Como todo aquel que pretende escribir, Cortázar fue un solitario deseoso. Sería exacto decir que la vocación literaria es una actividad que se alimenta de la soledad. Porque es solo en ese estado donde los pensamientos llegan a ser más sonoros. Donde el lenguaje no verbal retumba en las sienes y organiza una orquesta textual que es confiada, exclusivamente, a los dedos de la mano. Donde el pudor poco importa y es mitigado por el entusiasmo de escribir una palabra sobre otra. Donde el insomnio por fin tiene una utilidad y empieza a dar regalos después de tantos castigos.
Por su parte, la noción estilística de Julio Cortázar no pretendía servir a una noción meramente estética del lenguaje, sino más bien, del afianzamiento de una técnica que represente la fiel expresión del escritor con lo que tenga que decir: «Si tienes alguna cosa que decir, y no la dices con el exacto y preciso lenguaje con que tiene que ser dicho, de alguna manera no lo dices o lo dices mal». De ahí que Julio Cortázar haya publicado por primera vez — es decir, de un modo serio— a la edad de 37 años. Luego de corregir y escoger algo que realmente valga la pena para el lector. Y desde luego, después de sentirse dueño de una técnica que lo representaba. La exigencia personal de un escritor es sumamente necesaria para parir obras de calidad.

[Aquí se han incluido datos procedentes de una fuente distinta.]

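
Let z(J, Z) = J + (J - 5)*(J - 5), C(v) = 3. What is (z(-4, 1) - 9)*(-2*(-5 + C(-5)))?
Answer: 272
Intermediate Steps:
z(J, Z) = J + (-5 + J)² (z(J, Z) = J + (-5 + J)*(-5 + J) = J + (-5 + J)²)
(z(-4, 1) - 9)*(-2*(-5 + C(-5))) = ((-4 + (-5 - 4)²) - 9)*(-2*(-5 + 3)) = ((-4 + (-9)²) - 9)*(-2*(-2)) = ((-4 + 81) - 9)*4 = (77 - 9)*4 = 68*4 = 272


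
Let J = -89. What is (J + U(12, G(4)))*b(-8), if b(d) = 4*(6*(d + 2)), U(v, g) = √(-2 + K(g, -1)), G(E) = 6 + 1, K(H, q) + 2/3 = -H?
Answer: 12816 - 48*I*√87 ≈ 12816.0 - 447.71*I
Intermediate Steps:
K(H, q) = -⅔ - H
G(E) = 7
U(v, g) = √(-8/3 - g) (U(v, g) = √(-2 + (-⅔ - g)) = √(-8/3 - g))
b(d) = 48 + 24*d (b(d) = 4*(6*(2 + d)) = 4*(12 + 6*d) = 48 + 24*d)
(J + U(12, G(4)))*b(-8) = (-89 + √(-24 - 9*7)/3)*(48 + 24*(-8)) = (-89 + √(-24 - 63)/3)*(48 - 192) = (-89 + √(-87)/3)*(-144) = (-89 + (I*√87)/3)*(-144) = (-89 + I*√87/3)*(-144) = 12816 - 48*I*√87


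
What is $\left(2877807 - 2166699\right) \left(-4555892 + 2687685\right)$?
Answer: $-1328496943356$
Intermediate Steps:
$\left(2877807 - 2166699\right) \left(-4555892 + 2687685\right) = 711108 \left(-1868207\right) = -1328496943356$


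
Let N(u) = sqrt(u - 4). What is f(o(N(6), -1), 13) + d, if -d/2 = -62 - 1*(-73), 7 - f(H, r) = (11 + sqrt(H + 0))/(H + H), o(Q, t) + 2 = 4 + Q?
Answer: (-1 - 15*sqrt(4 + 2*sqrt(2)) - 71*sqrt(2 + sqrt(2))/2 - sqrt(2)/2)/(2 + sqrt(2))**(3/2) ≈ -16.882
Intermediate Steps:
N(u) = sqrt(-4 + u)
o(Q, t) = 2 + Q (o(Q, t) = -2 + (4 + Q) = 2 + Q)
f(H, r) = 7 - (11 + sqrt(H))/(2*H) (f(H, r) = 7 - (11 + sqrt(H + 0))/(H + H) = 7 - (11 + sqrt(H))/(2*H))
d = -22 (d = -2*(-62 - 1*(-73)) = -2*(-62 + 73) = -2*11 = -22)
f(o(N(6), -1), 13) + d = (7 - 11/(2*(2 + sqrt(-4 + 6))) - 1/(2*sqrt(2 + sqrt(-4 + 6)))) - 22 = (7 - 11/(2*(2 + sqrt(2))) - 1/(2*sqrt(2 + sqrt(2)))) - 22 = -15 - 11/(2*(2 + sqrt(2))) - 1/(2*sqrt(2 + sqrt(2)))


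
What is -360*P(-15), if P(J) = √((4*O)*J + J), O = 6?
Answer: -1800*I*√15 ≈ -6971.4*I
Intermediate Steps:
P(J) = 5*√J (P(J) = √((4*6)*J + J) = √(24*J + J) = √(25*J) = 5*√J)
-360*P(-15) = -1800*√(-15) = -1800*I*√15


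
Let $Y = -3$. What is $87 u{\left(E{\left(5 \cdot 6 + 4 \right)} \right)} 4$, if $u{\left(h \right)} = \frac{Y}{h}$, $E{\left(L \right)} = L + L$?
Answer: $- \frac{261}{17} \approx -15.353$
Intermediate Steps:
$E{\left(L \right)} = 2 L$
$u{\left(h \right)} = - \frac{3}{h}$
$87 u{\left(E{\left(5 \cdot 6 + 4 \right)} \right)} 4 = 87 \left(- \frac{3}{2 \left(5 \cdot 6 + 4\right)}\right) 4 = 87 \left(- \frac{3}{2 \left(30 + 4\right)}\right) 4 = 87 \left(- \frac{3}{2 \cdot 34}\right) 4 = 87 \left(- \frac{3}{68}\right) 4 = \left(- \frac{261}{68}\right) 4 = - \frac{261}{17}$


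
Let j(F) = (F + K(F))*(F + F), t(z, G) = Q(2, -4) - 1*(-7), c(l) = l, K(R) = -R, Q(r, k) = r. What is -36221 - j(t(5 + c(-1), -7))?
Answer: -36221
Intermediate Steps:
t(z, G) = 9 (t(z, G) = 2 - 1*(-7) = 2 + 7 = 9)
j(F) = 0 (j(F) = (F - F)*(F + F) = 0*(2*F) = 0)
-36221 - j(t(5 + c(-1), -7)) = -36221 - 1*0 = -36221 + 0 = -36221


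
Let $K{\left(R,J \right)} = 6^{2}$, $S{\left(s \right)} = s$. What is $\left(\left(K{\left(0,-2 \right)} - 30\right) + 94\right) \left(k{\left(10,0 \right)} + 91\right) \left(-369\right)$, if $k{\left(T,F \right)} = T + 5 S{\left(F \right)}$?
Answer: $-3726900$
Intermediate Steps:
$K{\left(R,J \right)} = 36$
$k{\left(T,F \right)} = T + 5 F$
$\left(\left(K{\left(0,-2 \right)} - 30\right) + 94\right) \left(k{\left(10,0 \right)} + 91\right) \left(-369\right) = \left(\left(36 - 30\right) + 94\right) \left(\left(10 + 5 \cdot 0\right) + 91\right) \left(-369\right) = \left(\left(36 - 30\right) + 94\right) \left(\left(10 + 0\right) + 91\right) \left(-369\right) = \left(6 + 94\right) \left(10 + 91\right) \left(-369\right) = 100 \cdot 101 \left(-369\right) = 10100 \left(-369\right) = -3726900$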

El legado que Cortázar dejó al cuento latinoamericano es indiscutible. Gracias a su aporte, el escritor argentino posicionó nuevamente al cuento al nivel más alto y popular que desde décadas le había sido arrebatado por la novela. Tal y como lo hicieron sus maestros: Borges, Arlt y Quiroga. Y es que su labor literaria lo ha llevado a estar al día de hoy dentro del canon literario de la literatura latinoamericana del siglo XX: lista exclusiva que es reservada para solo algunos.
Por esto y más, te debemos tanto, Julio.